Auto loan has four characteristics: 1) No guarantee: Ping An auto loan does not need collateral, and Ping An examines the borrower's credit to lend money. If the borrower has good credit, he can apply for Ping An auto loan; 2) Convenient application: When applying for a loan, the borrower can apply through the Internet or telephone. After Ping An passes the preliminary examination, the borrower only needs to go to Ping An Bank once; 3) Quick loan: Ping An car loan can be obtained as soon as possible, which is tantamount to giving timely help to those who urgently need to buy a car; 4) The loanable amount is high: based on the borrower's salary income, the maximum loanable amount is 500,000 yuan, which is completely enough for general automobile consumption and purchase. And how much is the interest on Ping An car loan? According to the standard of new loans, the monthly interest rate is the lowest 1.59% and the highest 1.99%. Therefore, the interest rate of Ping An car loan is not low, the lowest is 19.08%. Compared with other car loan businesses in the market, the interest rate has no obvious advantage.
Second, how much is the interest of Ping An Bank's car loan? How to calculate it! I'm going to borrow 40 thousand and pay it back in two years. Please help me calculate the monthly payment. And how much more than the full amount.
According to faith 1.59%, the highest is 1.99%. Therefore, the interest rate of Ping An car loan is not low, the lowest is 19. The loan business has no obvious advantages.
3. I got a car loan of 40,000 yuan, with interest of 6.8%. How much is the interest for two years?
The car loan is 40 thousand, with interest of 6% 8 and interest of 5440 yuan for two years.

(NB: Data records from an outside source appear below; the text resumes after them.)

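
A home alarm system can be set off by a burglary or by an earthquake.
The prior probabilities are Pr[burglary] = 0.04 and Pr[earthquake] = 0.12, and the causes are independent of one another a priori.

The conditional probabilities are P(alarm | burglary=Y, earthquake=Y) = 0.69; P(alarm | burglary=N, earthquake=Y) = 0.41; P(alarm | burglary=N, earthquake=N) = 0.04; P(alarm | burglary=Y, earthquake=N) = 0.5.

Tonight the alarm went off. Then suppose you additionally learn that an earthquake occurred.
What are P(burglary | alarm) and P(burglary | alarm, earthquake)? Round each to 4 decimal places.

P(burglary | alarm) ≈ 0.2051; P(burglary | alarm, earthquake) ≈ 0.0655

Enumerate the 4 (burglary, earthquake) configurations and weight by the priors:
  P(alarm) = 0.04·0.96·0.88 + 0.41·0.96·0.12 + 0.5·0.04·0.88 + 0.69·0.04·0.12
        = 0.033792 + 0.047232 + 0.017600 + 0.003312 = 0.101936
Keeping only the burglary-present terms gives 0.020912, so
  P(burglary | alarm) = 0.020912 / 0.101936 ≈ 0.2051

Now condition on the additional information:
Sum P(alarm|·) weighted by the priors over both values of burglary:
  P(alarm | earthquake) = 0.41·0.96 + 0.69·0.04
        = 0.393600 + 0.027600 = 0.421200
Keeping only the burglary-present terms gives 0.027600, so
  P(burglary | alarm, earthquake) = 0.027600 / 0.421200 ≈ 0.0655
This is intercausal reasoning (explaining away): once earthquake accounts for the alarm, burglary becomes less likely.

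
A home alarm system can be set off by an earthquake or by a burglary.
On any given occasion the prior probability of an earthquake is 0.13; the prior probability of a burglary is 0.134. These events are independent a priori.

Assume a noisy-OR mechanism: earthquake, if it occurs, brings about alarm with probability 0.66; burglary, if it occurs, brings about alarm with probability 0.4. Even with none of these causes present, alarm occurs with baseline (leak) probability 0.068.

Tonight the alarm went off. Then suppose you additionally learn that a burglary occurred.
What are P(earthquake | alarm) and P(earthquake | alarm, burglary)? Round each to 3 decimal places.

Under noisy-OR, P(alarm | causes) = 1 − (1−0.068)·∏(1−qᵢ) over the active causes.
Weight on earthquake=true, given the evidence: 0.076906 + 0.014108 = 0.091014
Denominator P(alarm): 0.068*0.87*0.866 + 0.4408*0.87*0.134 + 0.68312*0.13*0.866 + 0.809872*0.13*0.134 = 0.193635
P(earthquake | alarm) = 0.091014/0.193635 ≈ 0.470

With the extra evidence:
Weight on earthquake=true, given the evidence: 0.809872·0.13 = 0.105283
Normalizer over all consistent configurations: 0.4408·0.87 + 0.809872·0.13 = 0.488779
P(earthquake | alarm, burglary) = 0.105283/0.488779 ≈ 0.215
The drop from 0.470 to 0.215 is the explaining-away (discounting) effect.

P(earthquake | alarm) ≈ 0.470; P(earthquake | alarm, burglary) ≈ 0.215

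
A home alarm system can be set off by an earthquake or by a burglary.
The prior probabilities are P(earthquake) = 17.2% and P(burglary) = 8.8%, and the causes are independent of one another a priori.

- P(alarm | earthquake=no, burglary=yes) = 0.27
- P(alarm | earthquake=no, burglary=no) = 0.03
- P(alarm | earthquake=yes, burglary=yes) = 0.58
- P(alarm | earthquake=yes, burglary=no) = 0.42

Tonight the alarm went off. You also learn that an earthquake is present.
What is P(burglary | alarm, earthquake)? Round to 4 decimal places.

Sum P(alarm|·) weighted by the priors over both values of burglary:
  P(alarm | earthquake) = 0.42×0.912 + 0.58×0.088
        = 0.383040 + 0.051040 = 0.434080
Configurations with burglary contribute 0.051040, so
  P(burglary | alarm, earthquake) = 0.051040 / 0.434080 ≈ 0.1176

P(burglary | alarm, earthquake) ≈ 0.1176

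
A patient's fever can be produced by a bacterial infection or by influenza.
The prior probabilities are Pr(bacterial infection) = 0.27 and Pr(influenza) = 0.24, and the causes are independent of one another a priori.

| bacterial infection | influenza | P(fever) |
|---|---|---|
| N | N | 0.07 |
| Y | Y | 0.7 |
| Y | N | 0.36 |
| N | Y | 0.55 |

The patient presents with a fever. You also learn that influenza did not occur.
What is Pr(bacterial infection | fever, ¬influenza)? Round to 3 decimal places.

Pr(bacterial infection | fever, ¬influenza) ≈ 0.655

P(fever | ¬influenza) = 0.07*0.73 + 0.36*0.27 = 0.051100 + 0.097200 = 0.148300
Restricting to configurations with bacterial infection present: 0.36*0.27 = 0.097200.
So P(bacterial infection | fever, ¬influenza) = 0.097200/0.148300 ≈ 0.655.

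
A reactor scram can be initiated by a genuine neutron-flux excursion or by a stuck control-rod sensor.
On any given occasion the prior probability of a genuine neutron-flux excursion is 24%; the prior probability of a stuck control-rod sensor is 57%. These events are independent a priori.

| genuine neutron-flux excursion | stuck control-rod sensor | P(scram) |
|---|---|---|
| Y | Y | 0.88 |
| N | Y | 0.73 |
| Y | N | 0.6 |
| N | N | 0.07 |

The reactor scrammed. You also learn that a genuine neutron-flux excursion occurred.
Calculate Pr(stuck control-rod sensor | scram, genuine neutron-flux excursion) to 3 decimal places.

Pr(stuck control-rod sensor | scram, genuine neutron-flux excursion) ≈ 0.660

Sum P(scram|·) weighted by the priors over both values of stuck control-rod sensor:
  P(scram | genuine neutron-flux excursion) = 0.6*0.43 + 0.88*0.57
        = 0.258000 + 0.501600 = 0.759600
Configurations with stuck control-rod sensor contribute 0.501600, so
  P(stuck control-rod sensor | scram, genuine neutron-flux excursion) = 0.501600 / 0.759600 ≈ 0.660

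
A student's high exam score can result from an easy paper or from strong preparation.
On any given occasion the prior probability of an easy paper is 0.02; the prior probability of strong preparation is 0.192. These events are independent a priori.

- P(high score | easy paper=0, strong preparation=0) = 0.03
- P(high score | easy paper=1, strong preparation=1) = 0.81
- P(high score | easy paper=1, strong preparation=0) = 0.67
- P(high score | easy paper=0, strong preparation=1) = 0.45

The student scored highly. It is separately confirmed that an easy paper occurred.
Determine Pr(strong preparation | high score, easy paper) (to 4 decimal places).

Pr(strong preparation | high score, easy paper) ≈ 0.2232

For the numerator, keep only strong preparation=true terms: 0.81×0.192 = 0.155520
The normalizing constant is 0.67×0.808 + 0.81×0.192 = 0.696880
Posterior = 0.155520 / 0.696880 ≈ 0.2232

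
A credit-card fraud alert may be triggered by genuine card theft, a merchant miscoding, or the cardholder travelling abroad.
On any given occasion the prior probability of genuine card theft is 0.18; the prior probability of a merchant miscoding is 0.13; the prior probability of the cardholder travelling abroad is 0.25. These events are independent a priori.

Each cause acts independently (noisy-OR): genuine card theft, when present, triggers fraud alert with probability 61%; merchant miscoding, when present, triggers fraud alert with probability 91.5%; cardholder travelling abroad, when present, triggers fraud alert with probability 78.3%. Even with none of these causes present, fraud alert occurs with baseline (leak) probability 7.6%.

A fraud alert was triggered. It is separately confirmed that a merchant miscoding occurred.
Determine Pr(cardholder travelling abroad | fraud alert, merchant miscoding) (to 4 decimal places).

Pr(cardholder travelling abroad | fraud alert, merchant miscoding) ≈ 0.2609

Under noisy-OR, P(fraud alert | causes) = 1 − (1−0.076)·∏(1−qᵢ) over the active causes.
Weight on cardholder travelling abroad=true, given the evidence: 0.201506 + 0.044701 = 0.246207
Normalizer over all consistent configurations: 0.92146*0.82*0.75 + 0.982957*0.82*0.25 + 0.969369*0.18*0.75 + 0.993353*0.18*0.25 = 0.943770
Posterior = 0.246207 / 0.943770 ≈ 0.2609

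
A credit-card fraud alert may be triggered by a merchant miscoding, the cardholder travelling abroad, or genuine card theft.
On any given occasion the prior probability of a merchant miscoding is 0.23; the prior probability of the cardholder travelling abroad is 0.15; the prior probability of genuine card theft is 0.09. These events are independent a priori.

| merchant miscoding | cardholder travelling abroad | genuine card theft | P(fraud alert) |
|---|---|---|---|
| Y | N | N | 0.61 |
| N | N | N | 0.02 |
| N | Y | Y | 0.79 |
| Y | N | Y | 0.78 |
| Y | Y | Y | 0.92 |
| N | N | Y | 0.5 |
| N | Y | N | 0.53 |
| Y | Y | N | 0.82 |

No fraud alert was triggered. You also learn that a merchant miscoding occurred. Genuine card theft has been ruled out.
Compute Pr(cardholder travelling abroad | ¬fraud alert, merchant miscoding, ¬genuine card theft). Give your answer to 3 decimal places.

Pr(cardholder travelling abroad | ¬fraud alert, merchant miscoding, ¬genuine card theft) ≈ 0.075

Sum P(¬fraud alert|·) weighted by the priors over both values of cardholder travelling abroad:
  P(¬fraud alert | merchant miscoding, ¬genuine card theft) = 0.39*0.85 + 0.18*0.15
        = 0.331500 + 0.027000 = 0.358500
The terms with cardholder travelling abroad present sum to 0.027000, so
  P(cardholder travelling abroad | ¬fraud alert, merchant miscoding, ¬genuine card theft) = 0.027000 / 0.358500 ≈ 0.075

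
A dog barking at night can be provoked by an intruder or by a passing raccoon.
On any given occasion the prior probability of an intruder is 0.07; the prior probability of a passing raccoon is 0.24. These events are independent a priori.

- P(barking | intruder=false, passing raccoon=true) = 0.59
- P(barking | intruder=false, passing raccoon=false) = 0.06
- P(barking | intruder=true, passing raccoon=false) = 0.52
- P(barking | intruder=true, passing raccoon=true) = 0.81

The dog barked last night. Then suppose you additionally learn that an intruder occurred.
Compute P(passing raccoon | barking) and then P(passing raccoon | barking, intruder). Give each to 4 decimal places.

P(barking) = 0.06*0.93*0.76 + 0.59*0.93*0.24 + 0.52*0.07*0.76 + 0.81*0.07*0.24 = 0.042408 + 0.131688 + 0.027664 + 0.013608 = 0.215368
Restricting to configurations with passing raccoon present: 0.131688 + 0.013608 = 0.145296.
P(passing raccoon | barking) = 0.145296 / 0.215368 ≈ 0.6746

Now also conditioning on intruder=true:
Enumerate both values of passing raccoon and weight by the priors:
  P(barking | intruder) = 0.52·0.76 + 0.81·0.24
        = 0.395200 + 0.194400 = 0.589600
Configurations with passing raccoon contribute 0.194400, so
  P(passing raccoon | barking, intruder) = 0.194400 / 0.589600 ≈ 0.3297

P(passing raccoon | barking) ≈ 0.6746; P(passing raccoon | barking, intruder) ≈ 0.3297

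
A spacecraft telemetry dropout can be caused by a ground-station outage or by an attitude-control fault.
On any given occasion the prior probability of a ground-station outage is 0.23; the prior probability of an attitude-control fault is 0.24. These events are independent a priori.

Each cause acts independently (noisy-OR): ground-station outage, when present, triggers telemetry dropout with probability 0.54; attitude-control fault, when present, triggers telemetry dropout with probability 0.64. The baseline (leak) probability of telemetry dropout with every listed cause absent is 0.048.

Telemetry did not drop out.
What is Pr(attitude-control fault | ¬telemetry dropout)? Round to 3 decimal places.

Pr(attitude-control fault | ¬telemetry dropout) ≈ 0.102

Under noisy-OR, P(telemetry dropout | causes) = 1 − (1−0.048)·∏(1−qᵢ) over the active causes.
P(¬telemetry dropout) = 0.952*0.77*0.76 + 0.34272*0.77*0.24 + 0.43792*0.23*0.76 + 0.157651*0.23*0.24 = 0.557110 + 0.063335 + 0.076548 + 0.008702 = 0.705695
The attitude-control fault-present share is 0.063335 + 0.008702 = 0.072037.
P(attitude-control fault | ¬telemetry dropout) = 0.072037 / 0.705695 ≈ 0.102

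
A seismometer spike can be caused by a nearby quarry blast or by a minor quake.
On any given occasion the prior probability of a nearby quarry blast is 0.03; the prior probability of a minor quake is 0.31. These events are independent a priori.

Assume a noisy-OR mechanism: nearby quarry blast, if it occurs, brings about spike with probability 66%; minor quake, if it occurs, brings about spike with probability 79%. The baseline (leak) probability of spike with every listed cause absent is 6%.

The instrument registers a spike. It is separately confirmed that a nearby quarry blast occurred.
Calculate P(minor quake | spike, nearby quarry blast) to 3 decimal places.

Under noisy-OR, P(spike | causes) = 1 − (1−0.06)·∏(1−qᵢ) over the active causes.
P(spike | nearby quarry blast) = 0.6804*0.69 + 0.932884*0.31 = 0.469476 + 0.289194 = 0.758670
The minor quake-present share is 0.932884*0.31 = 0.289194.
Hence the posterior is 0.289194/0.758670 ≈ 0.381.

P(minor quake | spike, nearby quarry blast) ≈ 0.381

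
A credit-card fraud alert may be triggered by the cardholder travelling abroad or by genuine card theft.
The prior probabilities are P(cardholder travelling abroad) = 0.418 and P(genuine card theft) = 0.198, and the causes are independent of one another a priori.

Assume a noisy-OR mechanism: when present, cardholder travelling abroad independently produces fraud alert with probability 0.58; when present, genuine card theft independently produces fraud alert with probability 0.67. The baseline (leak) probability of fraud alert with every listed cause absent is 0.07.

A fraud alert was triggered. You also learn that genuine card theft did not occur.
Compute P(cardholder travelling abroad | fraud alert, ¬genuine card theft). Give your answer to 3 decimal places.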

Because interest = principal × loan period × annual interest rate. It is known that the loan principal is 40,000 yuan, the loan term is 2 years, and the annual interest rate of the loan is
6.8% (6.8%). Therefore, applying the above formula, interest = 40,000 (principal) 2 (loan period) 6.8% (annual loan interest rate) = 5,440 yuan.
So it can be seen from the above calculation that the amount of interest depends on three factors: principal, loan time and interest rate level. In other words, the higher the principal, the longer the loan life and the higher the interest rate, so the corresponding interest will be relatively high. On the other hand, if the principal is low, the loan period is short and the interest rate is low, then the corresponding interest will be less.
Extended data:
In addition to calculating the interest for two years, you can also calculate the interest one by one according to the predetermined interest formula. Interest = principal × interest rate× loan term. Interest is calculated one by one, and there are three details:
(1) If the interest-bearing period is a whole year (month), the interest-bearing formula is: interest = principal × year (month )× year (month) interest rate;
(2) If the interest period has a whole year (month) and odd days, the interest formula is: interest = principal × number of years (months) × annual (month) interest rate principal × odd days × daily interest rate;
(3) Banks can choose to convert the interest period into actual days to calculate interest, that is, 365 days per year (366 days in leap years), and each month is the actual number of days in the Gregorian calendar of the current month. The interest calculation formula is: interest = principal × actual days × daily interest rate.